Euro zone bailout fund chief Klaus Regling said his European Stability Mechanism would disburse 7.7 billion euros in early July to cover 6.9 billion euros in maturing debt and 0.8 billion of arrears. A further 0.8 billion euros would be disbursed “after the summer”.
IMF JOINS IN
The International Monetary Fund would join the current bailout, Lagarde said, offering Athens a standby arrangement of less than $2 billion, the length of which will be tailored to match the end of the euro zone bailout in mid-2018.
But the Washington-based Fund, which Europeans value for its rigour but had fallen out with over its demands they forgive Athens some of its debt, will not disburse any of its money yet. It still wants the euro zone to offer sufficient extra detail on possible debt relief in 2018 to let the Fund calculate that it will be enough for Athens to sustain its debt in the long run.
The standby arrangement was a second best solution to a full debt deal, Lagarde said, but it would buy the euro zone, Greece and the IMF time to work out the details for next year.
A senior IMF official said they were still not satisfied the euro zone was ready to do enough on debt relief but had joined the bailout anyway as Greece risked being in difficulty again.

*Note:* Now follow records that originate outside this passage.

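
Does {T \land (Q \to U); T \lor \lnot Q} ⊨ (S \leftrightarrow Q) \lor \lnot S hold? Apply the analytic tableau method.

Initial set: {(T \land (Q \to U)); (T \lor \lnot Q); \lnot ((S \leftrightarrow Q) \lor \lnot S)}.
(T \land (Q \to U)): α-rule — add T, (Q \to U).
\lnot ((S \leftrightarrow Q) \lor \lnot S): α-rule — add \lnot (S \leftrightarrow Q), \lnot \lnot S.
(T \lor \lnot Q): β-rule — branch into T  //  \lnot Q.
  branch 1 (add T):
    (Q \to U): β-rule — branch into \lnot Q  //  U.
      branch 1.1 (add \lnot Q):
        \lnot (S \leftrightarrow Q): β-rule — branch into S, \lnot Q  //  \lnot S, Q.
          branch 1.1.1 (add S, \lnot Q):
            ○ open, literals {Q=0, S=1, T=1}.
          branch 1.1.2 (add \lnot S, Q):
            × closes — contains both S and \lnot S.
      branch 1.2 (add U):
        \lnot (S \leftrightarrow Q): β-rule — branch into S, \lnot Q  //  \lnot S, Q.
          branch 1.2.1 (add S, \lnot Q):
            ○ open, literals {Q=0, S=1, T=1, U=1}.
          branch 1.2.2 (add \lnot S, Q):
            × closes — contains both S and \lnot S.
  branch 2 (add \lnot Q):
    (Q \to U): β-rule — branch into \lnot Q  //  U.
      branch 2.1 (add \lnot Q):
        \lnot (S \leftrightarrow Q): β-rule — branch into S, \lnot Q  //  \lnot S, Q.
          branch 2.1.1 (add S, \lnot Q):
            ○ open, literals {Q=0, S=1, T=1}.
          branch 2.1.2 (add \lnot S, Q):
            × closes — contains both S and \lnot S.
      branch 2.2 (add U):
        \lnot (S \leftrightarrow Q): β-rule — branch into S, \lnot Q  //  \lnot S, Q.
          branch 2.2.1 (add S, \lnot Q):
            ○ open, literals {Q=0, S=1, T=1, U=1}.
          branch 2.2.2 (add \lnot S, Q):
            × closes — contains both S and \lnot S.
4 branches closed, 4 open.
An open branch gives a countermodel: Q=0, S=1, T=1 (unmentioned atoms arbitrary); the premises hold there but the conclusion fails.

No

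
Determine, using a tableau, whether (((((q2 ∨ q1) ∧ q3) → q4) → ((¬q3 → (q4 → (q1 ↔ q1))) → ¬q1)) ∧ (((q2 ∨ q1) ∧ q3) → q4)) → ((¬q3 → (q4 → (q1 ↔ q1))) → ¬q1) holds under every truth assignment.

Assume the negation and expand:
Initial set: {F ((((((q2 ∨ q1) ∧ q3) → q4) → ((¬q3 → (q4 → (q1 ↔ q1))) → ¬q1)) ∧ (((q2 ∨ q1) ∧ q3) → q4)) → ((¬q3 → (q4 → (q1 ↔ q1))) → ¬q1))}.
F ((((((q2 ∨ q1) ∧ q3) → q4) → ((¬q3 → (q4 → (q1 ↔ q1))) → ¬q1)) ∧ (((q2 ∨ q1) ∧ q3) → q4)) → ((¬q3 → (q4 → (q1 ↔ q1))) → ¬q1)): α-rule — add T (((((q2 ∨ q1) ∧ q3) → q4) → ((¬q3 → (q4 → (q1 ↔ q1))) → ¬q1)) ∧ (((q2 ∨ q1) ∧ q3) → q4)), F ((¬q3 → (q4 → (q1 ↔ q1))) → ¬q1).
T (((((q2 ∨ q1) ∧ q3) → q4) → ((¬q3 → (q4 → (q1 ↔ q1))) → ¬q1)) ∧ (((q2 ∨ q1) ∧ q3) → q4)): α-rule — add T ((((q2 ∨ q1) ∧ q3) → q4) → ((¬q3 → (q4 → (q1 ↔ q1))) → ¬q1)), T (((q2 ∨ q1) ∧ q3) → q4).
F ((¬q3 → (q4 → (q1 ↔ q1))) → ¬q1): α-rule — add T (¬q3 → (q4 → (q1 ↔ q1))), F ¬q1.
T ((((q2 ∨ q1) ∧ q3) → q4) → ((¬q3 → (q4 → (q1 ↔ q1))) → ¬q1)): β-rule — branch into F (((q2 ∨ q1) ∧ q3) → q4)  //  T ((¬q3 → (q4 → (q1 ↔ q1))) → ¬q1).
  branch 1 (add F (((q2 ∨ q1) ∧ q3) → q4)):
    F (((q2 ∨ q1) ∧ q3) → q4): α-rule — add T ((q2 ∨ q1) ∧ q3), F q4.
    T ((q2 ∨ q1) ∧ q3): α-rule — add T (q2 ∨ q1), T q3.
    T (((q2 ∨ q1) ∧ q3) → q4): β-rule — branch into F ((q2 ∨ q1) ∧ q3)  //  T q4.
      branch 1.1 (add F ((q2 ∨ q1) ∧ q3)):
        T (¬q3 → (q4 → (q1 ↔ q1))): β-rule — branch into F ¬q3  //  T (q4 → (q1 ↔ q1)).
          branch 1.1.1 (add F ¬q3):
            T (q2 ∨ q1): β-rule — branch into T q2  //  T q1.
              branch 1.1.1.1 (add T q2):
                F ((q2 ∨ q1) ∧ q3): β-rule — branch into F (q2 ∨ q1)  //  F q3.
                  branch 1.1.1.1.1 (add F (q2 ∨ q1)):
                    F (q2 ∨ q1): α-rule — add F q2, F q1.
                    × closes — contains both q2 and ¬q2.
                  branch 1.1.1.1.2 (add F q3):
                    × closes — contains both q3 and ¬q3.
              branch 1.1.1.2 (add T q1):
                F ((q2 ∨ q1) ∧ q3): β-rule — branch into F (q2 ∨ q1)  //  F q3.
                  branch 1.1.1.2.1 (add F (q2 ∨ q1)):
                    F (q2 ∨ q1): α-rule — add F q2, F q1.
                    × closes — contains both q1 and ¬q1.
                  branch 1.1.1.2.2 (add F q3):
                    × closes — contains both q3 and ¬q3.
          branch 1.1.2 (add T (q4 → (q1 ↔ q1))):
            T (q2 ∨ q1): β-rule — branch into T q2  //  T q1.
              branch 1.1.2.1 (add T q2):
                F ((q2 ∨ q1) ∧ q3): β-rule — branch into F (q2 ∨ q1)  //  F q3.
                  branch 1.1.2.1.1 (add F (q2 ∨ q1)):
                    F (q2 ∨ q1): α-rule — add F q2, F q1.
                    × closes — contains both q2 and ¬q2.
                  branch 1.1.2.1.2 (add F q3):
                    × closes — contains both q3 and ¬q3.
              branch 1.1.2.2 (add T q1):
                F ((q2 ∨ q1) ∧ q3): β-rule — branch into F (q2 ∨ q1)  //  F q3.
                  branch 1.1.2.2.1 (add F (q2 ∨ q1)):
                    F (q2 ∨ q1): α-rule — add F q2, F q1.
                    × closes — contains both q1 and ¬q1.
                  branch 1.1.2.2.2 (add F q3):
                    × closes — contains both q3 and ¬q3.
      branch 1.2 (add T q4):
        × closes — contains both q4 and ¬q4.
  branch 2 (add T ((¬q3 → (q4 → (q1 ↔ q1))) → ¬q1)):
    T (((q2 ∨ q1) ∧ q3) → q4): β-rule — branch into F ((q2 ∨ q1) ∧ q3)  //  T q4.
      branch 2.1 (add F ((q2 ∨ q1) ∧ q3)):
        T (¬q3 → (q4 → (q1 ↔ q1))): β-rule — branch into F ¬q3  //  T (q4 → (q1 ↔ q1)).
          branch 2.1.1 (add F ¬q3):
            T ((¬q3 → (q4 → (q1 ↔ q1))) → ¬q1): β-rule — branch into F (¬q3 → (q4 → (q1 ↔ q1)))  //  T ¬q1.
              branch 2.1.1.1 (add F (¬q3 → (q4 → (q1 ↔ q1)))):
                F (¬q3 → (q4 → (q1 ↔ q1))): α-rule — add T ¬q3, F (q4 → (q1 ↔ q1)).
                × closes — contains both q3 and ¬q3.
              branch 2.1.1.2 (add T ¬q1):
                × closes — contains both q1 and ¬q1.
          branch 2.1.2 (add T (q4 → (q1 ↔ q1))):
            T ((¬q3 → (q4 → (q1 ↔ q1))) → ¬q1): β-rule — branch into F (¬q3 → (q4 → (q1 ↔ q1)))  //  T ¬q1.
              branch 2.1.2.1 (add F (¬q3 → (q4 → (q1 ↔ q1)))):
                F (¬q3 → (q4 → (q1 ↔ q1))): α-rule — add T ¬q3, F (q4 → (q1 ↔ q1)).
                F (q4 → (q1 ↔ q1)): α-rule — add T q4, F (q1 ↔ q1).
                F ((q2 ∨ q1) ∧ q3): β-rule — branch into F (q2 ∨ q1)  //  F q3.
                  branch 2.1.2.1.1 (add F (q2 ∨ q1)):
                    F (q2 ∨ q1): α-rule — add F q2, F q1.
                    × closes — contains both q1 and ¬q1.
                  branch 2.1.2.1.2 (add F q3):
                    T (q4 → (q1 ↔ q1)): β-rule — branch into F q4  //  T (q1 ↔ q1).
                      branch 2.1.2.1.2.1 (add F q4):
                        × closes — contains both q4 and ¬q4.
                      branch 2.1.2.1.2.2 (add T (q1 ↔ q1)):
                        F (q1 ↔ q1): β-rule — branch into T q1, F q1  //  F q1, T q1.
                          branch 2.1.2.1.2.2.1 (add T q1, F q1):
                            × closes — contains both q1 and ¬q1.
                          branch 2.1.2.1.2.2.2 (add F q1, T q1):
                            × closes — contains both q1 and ¬q1.
              branch 2.1.2.2 (add T ¬q1):
                × closes — contains both q1 and ¬q1.
      branch 2.2 (add T q4):
        T (¬q3 → (q4 → (q1 ↔ q1))): β-rule — branch into F ¬q3  //  T (q4 → (q1 ↔ q1)).
          branch 2.2.1 (add F ¬q3):
            T ((¬q3 → (q4 → (q1 ↔ q1))) → ¬q1): β-rule — branch into F (¬q3 → (q4 → (q1 ↔ q1)))  //  T ¬q1.
              branch 2.2.1.1 (add F (¬q3 → (q4 → (q1 ↔ q1)))):
                F (¬q3 → (q4 → (q1 ↔ q1))): α-rule — add T ¬q3, F (q4 → (q1 ↔ q1)).
                × closes — contains both q3 and ¬q3.
              branch 2.2.1.2 (add T ¬q1):
                × closes — contains both q1 and ¬q1.
          branch 2.2.2 (add T (q4 → (q1 ↔ q1))):
            T ((¬q3 → (q4 → (q1 ↔ q1))) → ¬q1): β-rule — branch into F (¬q3 → (q4 → (q1 ↔ q1)))  //  T ¬q1.
              branch 2.2.2.1 (add F (¬q3 → (q4 → (q1 ↔ q1)))):
                F (¬q3 → (q4 → (q1 ↔ q1))): α-rule — add T ¬q3, F (q4 → (q1 ↔ q1)).
                F (q4 → (q1 ↔ q1)): α-rule — add T q4, F (q1 ↔ q1).
                T (q4 → (q1 ↔ q1)): β-rule — branch into F q4  //  T (q1 ↔ q1).
                  branch 2.2.2.1.1 (add F q4):
                    × closes — contains both q4 and ¬q4.
                  branch 2.2.2.1.2 (add T (q1 ↔ q1)):
                    F (q1 ↔ q1): β-rule — branch into T q1, F q1  //  F q1, T q1.
                      branch 2.2.2.1.2.1 (add T q1, F q1):
                        × closes — contains both q1 and ¬q1.
                      branch 2.2.2.1.2.2 (add F q1, T q1):
                        × closes — contains both q1 and ¬q1.
              branch 2.2.2.2 (add T ¬q1):
                × closes — contains both q1 and ¬q1.
All 22 branches close.
Every branch closed, so the negation is unsatisfiable and the formula is valid.

Valid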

To accommodate the IMF’s need for more specifics on debt relief, the euro zone finance ministers said in a statement that in 2018 they would be ready to consider extending the maturities and grace periods of their loans to Greece by a range from zero to 15 years. The average maturity now is 30 years.
But they did not go any further than that and the IMF said it was not enough to calculate Greek debt sustainability.
Debt relief has been a hard sell in Germany, the biggest contributor to Greek bailouts over the years, though it is also unpopular in other countries, notably in poor Eastern Europe, where Greek welfare support seems generous to many.
Berlin also wants to retain leverage over Greece to make sure reforms remaining under the bailout are implemented.
But in a mark of relief among the European Union’s top leadership that the divisive crisis among member states seemed to be under control, European Council President Donald Tusk, who will chair a summit of EU leaders next week, tweeted: “Finally good news for Greece. It was well deserved.”
The euro zone has been reluctant to commit to concrete debt relief numbers now because it argues that if Greece does all that is required of it and keeps a high primary surplus – the budget before debt servicing costs – for decades, it may not need any debt relief at all.
But the IMF says euro zone assumptions on Greek economic growth and the country’s ability to keep a high primary surplus are unrealistic and that Athens clearly needs debt relief to win back investor confidence and return to market financing.
To bridge the wide differences in assumptions on Greek growth for the next decades, France proposed to link the size of the debt relief with Greek economic growth and euro zone ministers said they would work on that idea further.
They said in their statement that the exact mechanism of how to link debt relief to growth would be worked on as of 2018 by deputy finance ministers and treasury officials and be announced after the bailout ends, together with the whole debt deal.